Another Book on How Bush Screwed Up Iraq

The New York Times reviewed Fred Kaplan'sDaydream Believers:

"What sets Mr. Kaplan’s “Daydream Believers” apart is his emphasis on the Bush administration’s failure to come to terms with a post-cold-war paradigm, which, he argues, left America’s power diminished, rather than enhanced, as former allies, liberated from the specter of the Soviet Union, felt increasingly free to depart from Washington’s directives."

Also illuminating is his close analysis of the impact that the White House’s idées fixes had, not just on the Iraq war but also on other foreign policy problems like North Korea, and his detailed examination of the formative role that the former Soviet dissident Natan Sharansky played in shaping President Bush’s determination to try to export democracy around the world.

***

Like so many earlier books about the Bush administration and its conduct of the war in Iraq, “Daydream Believers” leaves the reader with a portrait of a White House that circumvented traditional policy-making channels to implement its big ideas, and that often chose willfully to ignore history and the advice of experts — from the Army chief of staff Gen.

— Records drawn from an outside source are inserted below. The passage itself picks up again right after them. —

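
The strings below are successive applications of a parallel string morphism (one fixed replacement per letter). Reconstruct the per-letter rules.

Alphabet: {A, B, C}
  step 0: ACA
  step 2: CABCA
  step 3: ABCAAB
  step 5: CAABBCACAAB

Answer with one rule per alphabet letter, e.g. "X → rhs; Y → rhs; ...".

A->B, B->CA, C->A

  step 2 ⇒ step 3: CABCA ⇒ A·B·CA·A·B
    A ↦ B
    B ↦ CA
    C ↦ A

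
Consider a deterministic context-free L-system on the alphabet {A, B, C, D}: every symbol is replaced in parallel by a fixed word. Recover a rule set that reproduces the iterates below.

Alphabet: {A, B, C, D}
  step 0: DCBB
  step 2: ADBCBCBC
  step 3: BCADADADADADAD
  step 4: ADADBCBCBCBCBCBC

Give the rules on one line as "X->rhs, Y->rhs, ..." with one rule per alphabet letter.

A->B, B->AD, C->AD, D->C

  step 3 ⇒ step 4: BCADADADADADAD ⇒ AD·AD·B·C·B·C·B·C·B·C·B·C·B·C
    A ↦ B
    B ↦ AD
    C ↦ AD
    D ↦ C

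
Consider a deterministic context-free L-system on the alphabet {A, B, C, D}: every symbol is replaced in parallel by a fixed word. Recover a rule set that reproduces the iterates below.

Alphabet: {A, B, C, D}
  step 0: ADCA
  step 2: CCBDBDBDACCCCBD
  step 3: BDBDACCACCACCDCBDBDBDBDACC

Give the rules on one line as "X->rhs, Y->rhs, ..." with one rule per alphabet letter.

A->DC, B->A, C->BD, D->CC

  step 2 ⇒ step 3: CCBDBDBDACCCCBD ⇒ BD·BD·A·CC·A·CC·A·CC·DC·BD·BD·BD·BD·A·CC
    A ↦ DC
    B ↦ A
    C ↦ BD
    D ↦ CC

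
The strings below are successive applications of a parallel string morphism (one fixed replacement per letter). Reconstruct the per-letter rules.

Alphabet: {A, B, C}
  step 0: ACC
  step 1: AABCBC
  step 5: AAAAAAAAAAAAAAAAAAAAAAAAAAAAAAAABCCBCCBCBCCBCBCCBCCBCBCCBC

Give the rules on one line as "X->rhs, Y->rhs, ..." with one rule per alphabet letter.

A->AA, B->C, C->BC

  step 0 ⇒ step 1: ACC ⇒ AA·BC·BC
    A ↦ AA
    C ↦ BC
    B ↦ C  (constrained at step 1)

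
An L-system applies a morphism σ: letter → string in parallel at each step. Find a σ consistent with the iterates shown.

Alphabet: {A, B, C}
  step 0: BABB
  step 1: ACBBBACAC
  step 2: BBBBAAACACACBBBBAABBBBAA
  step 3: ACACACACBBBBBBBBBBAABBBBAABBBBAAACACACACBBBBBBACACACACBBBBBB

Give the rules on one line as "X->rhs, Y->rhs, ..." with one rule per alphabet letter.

  step 2 ⇒ step 3: BBBBAAACACACBBBBAABBBBAA ⇒ AC·AC·AC·AC·BBB·BBB·BBB·BAA·BBB·BAA·BBB·BAA·AC·AC·AC·AC·BBB·BBB·AC·AC·AC·AC·BBB·BBB
    A ↦ BBB
    B ↦ AC
    C ↦ BAA

A->BBB, B->AC, C->BAA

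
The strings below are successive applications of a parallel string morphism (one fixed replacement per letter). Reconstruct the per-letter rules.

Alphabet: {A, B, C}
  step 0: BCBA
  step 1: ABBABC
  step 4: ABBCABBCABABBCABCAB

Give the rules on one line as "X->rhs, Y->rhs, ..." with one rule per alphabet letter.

  step 0 ⇒ step 1: BCBA ⇒ AB·B·AB·C
    A ↦ C
    B ↦ AB
    C ↦ B

A->C, B->AB, C->B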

Eric K. Shinseki’s preinvasion recommendation that several hundred thousand troops would be needed to secure Iraq successfully, to warnings from the State Department that elections in the Middle East “could well be subject to exploitation by anti-American elements,” as they in fact were by Hamas in the Palestinian territories and Hezbollah in Lebanon.

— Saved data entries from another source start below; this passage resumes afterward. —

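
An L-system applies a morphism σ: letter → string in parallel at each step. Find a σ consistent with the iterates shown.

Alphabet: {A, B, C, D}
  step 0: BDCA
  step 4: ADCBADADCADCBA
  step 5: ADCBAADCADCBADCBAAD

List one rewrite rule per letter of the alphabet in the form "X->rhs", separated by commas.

  step 4 ⇒ step 5: ADCBADADCADCBA ⇒ AD·C·B·A·AD·C·AD·C·B·AD·C·B·A·AD
    A ↦ AD
    B ↦ A
    C ↦ B
    D ↦ C

A->AD, B->A, C->B, D->C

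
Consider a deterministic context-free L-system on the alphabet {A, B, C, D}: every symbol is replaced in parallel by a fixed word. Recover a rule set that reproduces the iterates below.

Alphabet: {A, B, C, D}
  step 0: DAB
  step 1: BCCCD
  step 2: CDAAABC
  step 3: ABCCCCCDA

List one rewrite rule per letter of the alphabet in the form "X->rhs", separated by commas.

A->C, B->CD, C->A, D->BC

  step 2 ⇒ step 3: CDAAABC ⇒ A·BC·C·C·C·CD·A
    A ↦ C
    B ↦ CD
    C ↦ A
    D ↦ BC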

Mr. Bush similarly emerges from this book as a naïve, impulsive and stubborn leader, whose moral certitude and penchant for denial have made him more inclined to double down on a bad bet than ever to admit a mistake, a president whose post-9/11 search for a bold new approach to the world made him susceptible to neoconservative ideas of pre-emption and unilateralism that had gained little traction with his father or Bill Clinton.

President Bush’s strategies, Mr. Kaplan writes near the end of this incisive book, failed “because they did not fit the realities of his era”: “They were based not on a grasp of technology, history or foreign cultures but rather on fantasy, faith and willful indifference toward those affected by their consequences.”

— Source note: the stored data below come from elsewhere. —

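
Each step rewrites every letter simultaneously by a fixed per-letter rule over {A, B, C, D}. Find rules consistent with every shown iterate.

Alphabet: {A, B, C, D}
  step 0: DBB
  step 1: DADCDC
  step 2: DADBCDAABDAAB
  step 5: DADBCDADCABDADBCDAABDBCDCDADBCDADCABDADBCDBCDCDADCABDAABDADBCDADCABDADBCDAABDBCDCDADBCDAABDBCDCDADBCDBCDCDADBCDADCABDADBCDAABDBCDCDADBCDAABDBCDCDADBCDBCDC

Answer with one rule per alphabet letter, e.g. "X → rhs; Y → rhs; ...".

  step 1 ⇒ step 2: DADCDC ⇒ DA·DBC·DA·AB·DA·AB
    A ↦ DBC
    C ↦ AB
    D ↦ DA
  step 0 ⇒ step 1: DBB ⇒ DA·DC·DC
    B ↦ DC

A->DBC, B->DC, C->AB, D->DA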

Failing to acknowledge the limits of American power, he writes, President Bush and his aides ended up trumpeting the country’s “reduced powers — and, as a result, they weakened their nation further.” They “set forth a new way of fighting battles — but withheld the tools for winning wars. They aimed to topple rogue regimes — with scant knowledge of the local culture and no plan for what to do after the tyrant fell. They dreamed of spreading democracy around the world — but did nothing to help build the democratic institutions without which mere elections were moot or worse. In their best-intentioned moments, they put forth ideas without strategies, policies without process, wishes without means.”